暗殺の理由は、組織の合法化への反発や、コロンビア人メイドとのロマンス、アニエロ・デラクローチェの死に際しての不義理、自宅がFBIに盗聴されており、その為ニューヨークのボス連中が次々と逮捕されたことに対する他ファミリーの反発など様々であったが、直接の理由は、一家内で厳禁事項であった麻薬取引に手を染めていたゴッティが、後見人のデラクローチェの死後粛清されるのを恐れての暗殺と思われる。また、さして功績のないビロッティをアンダーボスに据えたことも一家内の中間派の反発を買ったと思われる。デチッコはカステラーノ派の人間であったが、暗殺成功後の副ボスの地位と引き換えにゴッティ側に付き、暗殺のための会合を手引きした。ジェノヴェーゼ一家のボス、ヴィンセント・ジガンテはこのクーデターを認めず、翌年にデチッコを暗殺するなど、ガンビーノ一家との間で抗争が勃発している。
彼の妻はカルロ・ガンビーノの親戚にあたる。そのためカルロは、通称でも「いとこのカルロ」と呼ばれていた。ちなみに、カステラーノを暗殺したゴッティは、シチリア系ではなくナポリ系の血を引く。
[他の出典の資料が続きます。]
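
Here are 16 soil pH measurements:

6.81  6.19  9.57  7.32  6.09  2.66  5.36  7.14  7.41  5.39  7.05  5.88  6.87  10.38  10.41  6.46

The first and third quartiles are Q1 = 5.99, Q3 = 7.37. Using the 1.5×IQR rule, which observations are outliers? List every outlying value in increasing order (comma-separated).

2.66, 9.57, 10.38, 10.41

IQR = Q3 − Q1 = 7.37 − 5.99 = 1.38.
Lower fence = Q1 − 1.5·IQR = 5.99 − 2.07 = 3.92.
Upper fence = Q3 + 1.5·IQR = 7.37 + 2.07 = 9.44.
2.66 < 3.92 → outlier.
9.57 > 9.44 → outlier.
10.38 > 9.44 → outlier.
10.41 > 9.44 → outlier.
All remaining values lie within [3.92, 9.44].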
スタテンアイランド・ニュー・ドープのモラヴィアン墓地に埋葬されている。
彼の波乱に満ちた生涯は、2001年にアメリカのテレビドラマ"Boss of Bosses"(邦題:「ドン・カステラーノ/N.Y.の帝王」)で映像化され、チャズ・パルミンテリがカステラーノを演じた。
また、1996年に製作されたジョン・ゴッティの生涯を描いた映画"Gotti"(邦題:「ゴッチ・ザ・マフィア/武闘派暴力組織」)では、リチャード・C・サラフィアン (Richard C. Sarafian) がカステラーノを演じている。